I’m always pretty good at marrying pieces so that they don’t look like they were put together. When I’d visit the Grand Bazaar in Istanbul, Carl and I would go in to the back of jewellers, where they’d brew us tea. I bought the most unbelievable treasures there that I wouldn’t sell for anything – mostly antique pieces such as harem jewellery made with mine-cut diamonds in wonderful settings.
The whole world has become homogenised. But Naples is somewhere where people have always had enormous style. We went right after the big war and in the very early Fifties, when the people there didn’t have anything. But they had a zest for life and looked wonderful. It was their attitude, not what they wore.
When I began travelling to London I became friendly with a lot of the traders at Portobello market and went to their homes for tea or dinner. It was there that I started getting into church vestments. I bought them in London and then from some people in Paris who specialised in antique fabrics.
I find shopping today very difficult. But recently I visited the most wonderful shop in Barcelona, a lifestyle place called Azul Tierra. The owner has exquisite taste and mixes contemporary with antique things. I was really very taken with the place.
I love flea markets. I just like older things and think they have much more of a soul than these machine-made contemporary objects, which don’t have any inner life. I look at something old and think: “Who owned you? Where did you live before? Were you happy there?” It makes it much more interesting for me.
I’ve always been a fabrics freak and from the Fifties, we’d go once or twice a year to Europe and fill a container or two. We’d go to Belgium for linens, England for prints (the country was always known for chintz and prints), antique fabrics in Paris and complicated handwoven silks from Italy. Everybody who was anybody came to us, from Greta Garbo to Estée Lauder and even OJ Simpson back in the day, who came with Nicole and bodyguards. Oh my god, he was drop-dead gorgeous.

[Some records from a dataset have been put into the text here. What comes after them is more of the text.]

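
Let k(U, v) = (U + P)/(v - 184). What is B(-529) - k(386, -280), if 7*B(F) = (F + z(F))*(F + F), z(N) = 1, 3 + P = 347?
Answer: 129603323/1624 ≈ 79805.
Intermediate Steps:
P = 344 (P = -3 + 347 = 344)
k(U, v) = (344 + U)/(-184 + v) (k(U, v) = (U + 344)/(v - 184) = (344 + U)/(-184 + v))
B(F) = 2*F*(1 + F)/7 (B(F) = ((F + 1)*(F + F))/7 = ((1 + F)*(2*F))/7 = (2*F*(1 + F))/7 = 2*F*(1 + F)/7)
B(-529) - k(386, -280) = (2/7)*(-529)*(1 - 529) - (344 + 386)/(-184 - 280) = (2/7)*(-529)*(-528) - 730/(-464) = 558624/7 - (-1)*730/464 = 558624/7 - 1*(-365/232) = 558624/7 + 365/232 = 129603323/1624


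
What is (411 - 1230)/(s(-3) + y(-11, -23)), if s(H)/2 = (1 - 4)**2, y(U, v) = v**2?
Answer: -819/547 ≈ -1.4973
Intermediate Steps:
s(H) = 18 (s(H) = 2*(1 - 4)**2 = 2*(-3)**2 = 2*9 = 18)
(411 - 1230)/(s(-3) + y(-11, -23)) = (411 - 1230)/(18 + (-23)**2) = -819/(18 + 529) = -819/547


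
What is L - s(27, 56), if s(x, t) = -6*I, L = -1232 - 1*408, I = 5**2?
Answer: -1490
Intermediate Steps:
I = 25
L = -1640 (L = -1232 - 408 = -1640)
s(x, t) = -150 (s(x, t) = -6*25 = -150)
L - s(27, 56) = -1640 - 1*(-150) = -1640 + 150 = -1490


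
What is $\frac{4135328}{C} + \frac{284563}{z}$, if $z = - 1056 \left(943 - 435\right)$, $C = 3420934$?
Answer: $\frac{56587145141}{83416054656} \approx 0.67837$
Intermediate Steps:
$z = -536448$ ($z = \left(-1056\right) 508 = -536448$)
$\frac{4135328}{C} + \frac{284563}{z} = \frac{4135328}{3420934} + \frac{284563}{-536448} = 4135328 \cdot \frac{1}{3420934} + 284563 \left(- \frac{1}{536448}\right) = \frac{2067664}{1710467} - \frac{284563}{536448} = \frac{56587145141}{83416054656}$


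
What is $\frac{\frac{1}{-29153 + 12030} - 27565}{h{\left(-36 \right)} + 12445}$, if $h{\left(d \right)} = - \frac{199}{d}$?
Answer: $- \frac{16991837856}{7674853937} \approx -2.214$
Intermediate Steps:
$\frac{\frac{1}{-29153 + 12030} - 27565}{h{\left(-36 \right)} + 12445} = \frac{\frac{1}{-29153 + 12030} - 27565}{- \frac{199}{-36} + 12445} = \frac{\frac{1}{-17123} - 27565}{\left(-199\right) \left(- \frac{1}{36}\right) + 12445} = \frac{- \frac{1}{17123} - 27565}{\frac{199}{36} + 12445} = - \frac{471995496}{17123 \cdot \frac{448219}{36}} = \left(- \frac{471995496}{17123}\right) \frac{36}{448219} = - \frac{16991837856}{7674853937}$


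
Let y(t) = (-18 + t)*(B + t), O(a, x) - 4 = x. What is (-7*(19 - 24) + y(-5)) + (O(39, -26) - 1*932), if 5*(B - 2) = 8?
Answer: -4434/5 ≈ -886.80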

Museums are the last bastion of civilisation and, with the way the world is going, we have to protect them as much as we can. I think much of contemporary art is a case of the emperor’s new clothes and I find it insulting, but I love Old Master drawings and old paintings. The Metropolitan Museum in New York is one of the greatest encyclopaedic museums going.
I don’t think there’s another city that’s quite as multilevelled as New York. You find people from all over the world there, every kind of food, every kind of product. If you can’t find it in New York, it doesn’t exist. It’s true. You may have to search for it or pay for it, but it’s there.